At the end of the day, successful companies require both a market in need of a solution, as well as a founder with an unreasonable passion for building that solution. You won't have that unreasonable passion if you pivot to something that doesn't inspire you, even if customers want it.
The answer, so far as it looks to me, is to lean into customer validation and Lean Startup as hard as you can, but only at the right time, and only with appropriate constraints.
For example:
Define why you want to start a company
Is it just about building a successful business?
If so, no problem, but maybe stop listening to me.
Or is it about making an impact in the world?
If so, be really clear on the impact that you want to make, so you don't lose it along the way. Having that crystal clear definition of why you're doing this will be critical when you're putting yourself through all kinds of necessary hell.
Setup constraints around whatever it is that really lights you up, and commit to not going beyond them, even if that's what customers want
For example, if you're trying to save the world, commit to only building a business that you are confident will drive humans to be more sustainable, even if what customers tell you they want is to look at new dance videos
Then run a Lean Startup process within those constraints
The smartest businesses leverage lean startup to bring all the power of the scientific method to building companies. There's a reason that science has eaten the rest of the world. It works.
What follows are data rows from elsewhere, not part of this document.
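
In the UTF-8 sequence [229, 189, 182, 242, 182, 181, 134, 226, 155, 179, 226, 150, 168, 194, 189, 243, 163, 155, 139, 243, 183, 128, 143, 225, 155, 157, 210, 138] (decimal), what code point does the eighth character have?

U+16DD

Offset 0: leading byte 0xE5 = 11100101 → 3-byte char #1 = E5 BD B6.
Offset 3: leading byte 0xF2 = 11110010 → 4-byte char #2 = F2 B6 B5 86.
Offset 7: leading byte 0xE2 = 11100010 → 3-byte char #3 = E2 9B B3.
Offset 10: leading byte 0xE2 = 11100010 → 3-byte char #4 = E2 96 A8.
Offset 13: leading byte 0xC2 = 11000010 → 2-byte char #5 = C2 BD.
Offset 15: leading byte 0xF3 = 11110011 → 4-byte char #6 = F3 A3 9B 8B.
Offset 19: leading byte 0xF3 = 11110011 → 4-byte char #7 = F3 B7 80 8F.
Offset 23: leading byte 0xE1 = 11100001 → 3-byte char #8 = E1 9B 9D.
Leading byte 0xE1 = 11100001 matches 1110xxxx → 3-byte sequence.
Byte 1: 0xE1 = 11100001, payload 0001 (4 bits).
Byte 2: 0x9B = 10011011 (10xxxxxx ✓), payload 011011.
Byte 3: 0x9D = 10011101 (10xxxxxx ✓), payload 011101.
Concatenate: 0001011011011101 = 0x16DD (16 bits → U+16DD).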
Bringing scientific process to startups enables founders to build their companies with an efficiency not otherwise possible, by surfacing customer desires & feedback early in the process while you still have time to pivot.
But pivots change businesses. Mostly for the better, for sure, but if not done consciously with each pivot you risk losing the spark that made the business worthy to build in the first place. You risk building the business people want, but one you don't care about.
Protect your spark at all costs, even if your customers don't yet understand. Building a company is an opportunity to change the world for the better. Don't let the masses convince you to settle.